President Trump’s 2016 campaign left his supporters with a conflicted message towards gay rights, a voting block he needs in 2020. According to The New York Times Trump looked to Richard Grenell, the openly gay former ambassador to Germany who served for three months as the acting director of national intelligence, to sell the president, and to attack Biden.  Grenell spoke at the 2020 Republican National Convention.

“We’re not taking the bait,” Alphonso David, the president of the Human Rights Campaign, the largest LGBTQ+. civil rights group, said to the New York Times.  David told the newspaper the President has tried to divide the coalition by targeting transgender people.

Biden has called out the administration’s actions towards the LGBTQ+ community.  According to NBC news, Biden accused the President of trying to taking back protections provided by the Obama administration. 

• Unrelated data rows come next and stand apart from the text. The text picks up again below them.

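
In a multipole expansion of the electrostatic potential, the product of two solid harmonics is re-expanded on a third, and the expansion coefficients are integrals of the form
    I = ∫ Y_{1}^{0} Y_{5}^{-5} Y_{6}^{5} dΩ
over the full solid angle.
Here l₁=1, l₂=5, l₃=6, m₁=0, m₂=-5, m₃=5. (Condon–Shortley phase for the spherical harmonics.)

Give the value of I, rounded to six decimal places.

-0.135514

Checks pass: Σm=0; 12 even; l₃=6∈[4,6].
(2·1+1)(2·5+1)(2·6+1) = 429
Δ: 0! 2! 10! / 13! → 1/858
sum: t=0:+1/14400 = 1/14400
3j²(1 5 6; 0 0 0) = Δ·Π!·Σ² = 6/143  (sign +1)
sum: t=0:+1/3628800 = 1/3628800
3j²(1 5 6; 0 -5 5) = Δ·Π!·Σ² = 1/78  (sign -1)
combine: 4πI² = 429·6/143·1/78 = 3/13
take √, sign -1: I = -0.13551395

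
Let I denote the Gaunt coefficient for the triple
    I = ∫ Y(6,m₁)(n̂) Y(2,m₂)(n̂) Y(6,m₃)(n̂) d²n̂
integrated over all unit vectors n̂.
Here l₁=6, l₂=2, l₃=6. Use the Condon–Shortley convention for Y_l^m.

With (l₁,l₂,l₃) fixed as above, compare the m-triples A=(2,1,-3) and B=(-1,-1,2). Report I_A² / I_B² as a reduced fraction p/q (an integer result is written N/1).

5/2

l's match ⇒ only the (l;m) 3-j factors differ between A and B.
A: triangle coeff Δ(6,2,6) = 1/90090; Σ_t [1,2]: t=1:−1/60480 t=2:+1/161280 = -1/96768; (3j)²=15/1001 [(6 2 6; 2 1 -3)], sign=+1
B: triangle coeff Δ(6,2,6) = 1/90090; Σ_t [0,1]: t=0:+1/60480 t=1:−1/34560 = -1/80640; (3j)²=6/1001 [(6 2 6; -1 -1 2)], sign=-1
I_A²/I_B² = (15/1001)/(6/1001) = 5/2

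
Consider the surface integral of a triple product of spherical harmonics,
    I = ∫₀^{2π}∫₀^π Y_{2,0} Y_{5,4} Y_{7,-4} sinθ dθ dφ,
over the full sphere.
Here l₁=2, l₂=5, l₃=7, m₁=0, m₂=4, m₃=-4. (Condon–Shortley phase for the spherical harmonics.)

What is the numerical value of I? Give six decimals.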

“You deserve a partner in the White House to fight with conviction and win the battles ahead,” he said. “Together we’ll pass the Equality Act, protect LGBTQ youth, expand access to health care, support LGBTQ workers, win full rights for transgender Americans, recommit to ending the HIV/AIDS epidemic by 2025, advance LGBT rights around the globe, not just at home.”

Biden also brings with him the LGBTQ+ legacy of former President Barack Obama. During the Obama administration the Supreme Court issued its landmark ruling legalizing gay marriage.  The administration also worked to put in place other workplace protections for LGBTQ+ employees.

The Trump administration rolled back the mandate of health care as a civil right for transgender patients under the affordable care act.